Secondly, am back on the list program with a deadline of Christmas - well actually Dec 23 - to complete. The list has 165 items (sorry Rachel!) and I need to have done 21 by the time I go to bed tonight. I've done 2 and I didn't sleep well last night so it's looking tight. I'm also committing to a steady reading for LSS2009 of 3 stories a day, everyday. And have only read 3 so far for Dec.

So yeah, it's going well! But I was feeling very sleepy and lethargic and uninspired. Something I am learning about myself is I get into funny loops - things get messy and behind and then I feel bad, lose momentum and things get messier and more behind. And the longer it goes on, the harder it is to pull out and the more expansive the mess becomes. For ages I have been talking about finding the switch that flips me between for want of a better analogy - good gj versus bad gj. Maybe it's not a switch at all. Maybe it's more like a slide.

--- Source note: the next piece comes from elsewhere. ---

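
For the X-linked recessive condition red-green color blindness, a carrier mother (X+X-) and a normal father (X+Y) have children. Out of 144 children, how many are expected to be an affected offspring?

Cross: X+X- × X+Y
Offspring: 1 X+X+, 1 X+Y, 1 X+X-, 1 X-Y
Probability of an affected offspring: 1/4
Expected count = 1/4 × 144 = 36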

There's something to be said for the Flylady approach. As easy as it would have been to throw in the towel tonight, have cheese on toast, deal with nothing at home and just start all over again tomorrow, I didn't do that. I got up, made dinner and in the 15 mins it took to boil the rice, I cleaned up my kitchen sorted a bunch of stuff into my work bag for tomorrow so they will get done and then just looking at a tidy kichen perked me up. I got some other stuff done. And then I did some TPP stuff. And I don't feel like I lost the day and have to find the momentum to gear up tomorrow. Cause it feeds on itself and I have the momentum now to feed into tomorrow.

Maybe I finally figured out how to deal with myself when I don't want to do stuff? Do something else, no matter how small, but that is easy to look at as completed and an improvement from the status quo.

Meanwhile, it's nearly bedtime and I didn't *actually* get to the stuff on the to do list.